# Valhalla Distortion pots issue



## fuzzydunlop (Mar 8, 2019)

I've finished building a Valhalla distortion, and while it works (and sounds awesome), the pots don't work as they should.
Volume, Gain and Deep seem to work fine. The Treble pot affects the volume, Mid and Bass knobs don't do anything at all, and Presence seems to affect the mids.
Where did I go so wrong? Any ideas? Thanks.


----------



## zgrav (Mar 8, 2019)

presence may be working as intended, since that is more or less a mid-boost that comes after the other three tone controls in the circuit.   look at the circuit diagram and check all of the part values for the three tone controls.  your treble pot may be passing too many frequencies for the other two controls to do anything.  make sure the values for c13 and c14 are right, then double check your pot values, c15 and r17.  if the parts are all correct, touch up the solder where they connect to the pcb.  if that does not work, post pics of the front and back of your pcb.


----------



## Robert (Mar 8, 2019)

Pics will definitely help.   Could be a solder splash or some other kind of short around the tone stack.

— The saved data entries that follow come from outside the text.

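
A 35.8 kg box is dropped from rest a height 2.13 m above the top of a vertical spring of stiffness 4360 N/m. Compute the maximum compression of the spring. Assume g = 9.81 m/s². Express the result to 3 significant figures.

Let x be the compression. The total drop is H + x, and the box is instantaneously at rest at max compression, so energy conservation gives:
mg(H + x) = ½kx²
½(4360)x² − (35.8)(9.81)x − (35.8)(9.81)(2.13) = 0
2180x² − 351.2x − 748.1 = 0
x = [351.2 + √(123340 + 6.5230e+06)]/(2 × 2180) = 0.6718 m

x = 0.672 m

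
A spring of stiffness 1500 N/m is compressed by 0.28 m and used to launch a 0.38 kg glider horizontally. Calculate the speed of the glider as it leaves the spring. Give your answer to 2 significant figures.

Conservation of energy: ½kx² = ½mv²
v = x√(k/m) = 0.28 × √(1500/0.38) = 17.59 m/s

v = 18 m/s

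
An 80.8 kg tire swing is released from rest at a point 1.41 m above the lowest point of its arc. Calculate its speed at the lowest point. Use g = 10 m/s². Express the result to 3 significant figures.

v = 5.31 m/s

By conservation of mechanical energy, mgh = ½mv²
v = √(2gh) = √(2 × 10 × 1.41) = √28.200 = 5.310 m/s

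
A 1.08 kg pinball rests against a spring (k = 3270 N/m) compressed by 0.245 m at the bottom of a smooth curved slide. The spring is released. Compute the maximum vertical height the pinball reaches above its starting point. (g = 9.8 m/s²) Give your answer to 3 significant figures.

h = 9.27 m

At maximum height the pinball is at rest, so ½kx² = mgh
h = kx²/(2mg) = (3270)(0.245)²/(2 × 1.08 × 9.8) = 9.273 m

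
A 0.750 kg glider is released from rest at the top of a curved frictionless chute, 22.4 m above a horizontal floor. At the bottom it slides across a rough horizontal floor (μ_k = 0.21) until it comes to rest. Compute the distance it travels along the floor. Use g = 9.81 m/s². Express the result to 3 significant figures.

d = 107 m

Energy at the top = energy at the end + work done against friction:
At rest all PE has been dissipated by friction: mgh = μ_k m g d
d = h/μ_k = 22.4/0.21 = 106.7 m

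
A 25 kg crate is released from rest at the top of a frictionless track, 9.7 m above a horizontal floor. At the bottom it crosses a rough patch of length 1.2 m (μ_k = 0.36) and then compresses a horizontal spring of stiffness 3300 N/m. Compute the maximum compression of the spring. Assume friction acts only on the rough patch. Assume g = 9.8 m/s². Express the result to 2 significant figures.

x = 1.2 m

Initial energy: E₁ = mgh = (25)(9.8)(9.7) = 2376.5 J
Friction removes W_f = μ_k mg d = (0.36)(25)(9.8)(1.2) = 105.8 J
Energy reaching the spring: E = 2376.5 − 105.8 = 2270.7 J
At max compression ½kx² = E ⇒ x = √(2E/k) = √(2 × 2270.7/3300) = 1.173 m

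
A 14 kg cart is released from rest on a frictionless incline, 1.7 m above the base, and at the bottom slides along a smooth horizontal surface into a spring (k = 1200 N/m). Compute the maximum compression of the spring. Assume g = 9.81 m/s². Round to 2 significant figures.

x = 0.62 m

Energy conservation (no friction) from release to max compression: mgh = ½kx²
x = √(2mgh/k) = √(2 × 14 × 9.81 × 1.7 / 1200) = 0.6238 m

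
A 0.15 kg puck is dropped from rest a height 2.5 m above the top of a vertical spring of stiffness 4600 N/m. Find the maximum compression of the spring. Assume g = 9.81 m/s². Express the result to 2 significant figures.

Measuring PE from the top of the relaxed spring, at max compression the puck has dropped H + x with zero KE, so:
mg(H + x) = ½kx²
½(4600)x² − (0.15)(9.81)x − (0.15)(9.81)(2.5) = 0
2300x² − 1.472x − 3.679 = 0
x = [1.472 + √(2.165 + 33844)]/(2 × 2300) = 0.04031 m

x = 0.040 m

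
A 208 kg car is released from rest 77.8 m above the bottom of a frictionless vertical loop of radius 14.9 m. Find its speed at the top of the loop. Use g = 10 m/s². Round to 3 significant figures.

v = 31.0 m/s

Energy conservation: mgh = ½mv_top² + mg(2r)
v_top² = 2g(h − 2r) = 2(10)(77.8 − 29.80) = 960.0
v_top = 30.98 m/s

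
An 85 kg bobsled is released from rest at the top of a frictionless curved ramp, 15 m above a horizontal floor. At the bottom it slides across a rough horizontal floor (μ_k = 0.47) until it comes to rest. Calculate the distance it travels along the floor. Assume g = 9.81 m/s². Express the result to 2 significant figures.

d = 32 m

Applying the work–energy principle:
At rest all PE has been dissipated by friction: mgh = μ_k m g d
d = h/μ_k = 15/0.47 = 31.91 m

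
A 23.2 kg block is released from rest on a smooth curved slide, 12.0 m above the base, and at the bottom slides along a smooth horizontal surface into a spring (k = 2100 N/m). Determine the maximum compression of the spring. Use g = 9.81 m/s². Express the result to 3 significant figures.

Gravitational PE at the top equals spring PE at max compression: mgh = ½kx²
x = √(2mgh/k) = √(2 × 23.2 × 9.81 × 12.0 / 2100) = 1.613 m

x = 1.61 m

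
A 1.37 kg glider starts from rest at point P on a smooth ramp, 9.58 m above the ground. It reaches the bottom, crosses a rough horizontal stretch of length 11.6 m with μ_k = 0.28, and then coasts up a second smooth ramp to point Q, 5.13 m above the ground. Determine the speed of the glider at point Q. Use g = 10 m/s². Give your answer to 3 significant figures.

Energy at P: mgh₁ = (1.37)(10)(9.58) = 131.25 J
Friction loss: W_f = μ_k mg d = 44.50 J
At Q: ½mv² + mgh₂ = mgh₁ − W_f
½mv² = 131.25 − 44.50 − 70.281 = 16.467 J
v = √(2 × 16.467/1.37) = 4.903 m/s

v = 4.90 m/s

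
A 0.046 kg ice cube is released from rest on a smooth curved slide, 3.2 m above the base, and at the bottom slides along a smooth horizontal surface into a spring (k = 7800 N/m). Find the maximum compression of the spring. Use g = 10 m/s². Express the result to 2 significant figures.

x = 0.019 m

Energy conservation (no friction) from release to max compression: mgh = ½kx²
x = √(2mgh/k) = √(2 × 0.046 × 10 × 3.2 / 7800) = 0.01943 m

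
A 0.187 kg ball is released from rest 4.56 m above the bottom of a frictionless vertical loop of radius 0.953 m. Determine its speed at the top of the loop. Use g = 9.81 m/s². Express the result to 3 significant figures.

Energy conservation: mgh = ½mv_top² + mg(2r)
v_top² = 2g(h − 2r) = 2(9.81)(4.56 − 1.906) = 52.07
v_top = 7.216 m/s

v = 7.22 m/s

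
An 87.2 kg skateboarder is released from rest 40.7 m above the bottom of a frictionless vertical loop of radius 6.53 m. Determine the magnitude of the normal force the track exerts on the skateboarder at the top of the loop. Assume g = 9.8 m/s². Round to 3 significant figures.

N = 6380 N

Energy from release to top (height 2r): mgh = ½mv_top² + mg(2r)
v_top² = 2g(h − 2r) = 2(9.8)(40.7 − 13.06) = 541.74 m²/s²
At the top, both N and weight point toward the centre: N + mg = mv_top²/r
N = m(v_top²/r − g) = 87.2(541.74/6.53 − 9.8) = 6380 N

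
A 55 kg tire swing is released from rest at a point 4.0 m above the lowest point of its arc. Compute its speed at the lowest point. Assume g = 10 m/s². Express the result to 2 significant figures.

Energy conservation between the two points: mgh = ½mv²
v = √(2gh) = √(2 × 10 × 4.0) = √80.000 = 8.944 m/s

v = 8.9 m/s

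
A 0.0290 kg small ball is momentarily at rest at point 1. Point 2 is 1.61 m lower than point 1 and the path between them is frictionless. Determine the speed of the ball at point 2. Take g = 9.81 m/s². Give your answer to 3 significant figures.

v = 5.62 m/s

Mechanical energy is conserved (no friction): mgh = ½mv²
v = √(2gh) = √(2 × 9.81 × 1.61) = √31.588 = 5.620 m/s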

For example if lug 1 of the Treble pot was shorted to ground it would behave like a volume control _and_ affect the functionality of the Bass / Mid controls.


----------



## fuzzydunlop (Mar 8, 2019)

Hey guys. I checked what you suggested. Turns out it was the legs of the 10u cap at C17 that were making contact. Don't know why I didn't see it before, so obvious. Anyway at least its working now.

Thanks for taking the time to reply, really appreciate the help.


----------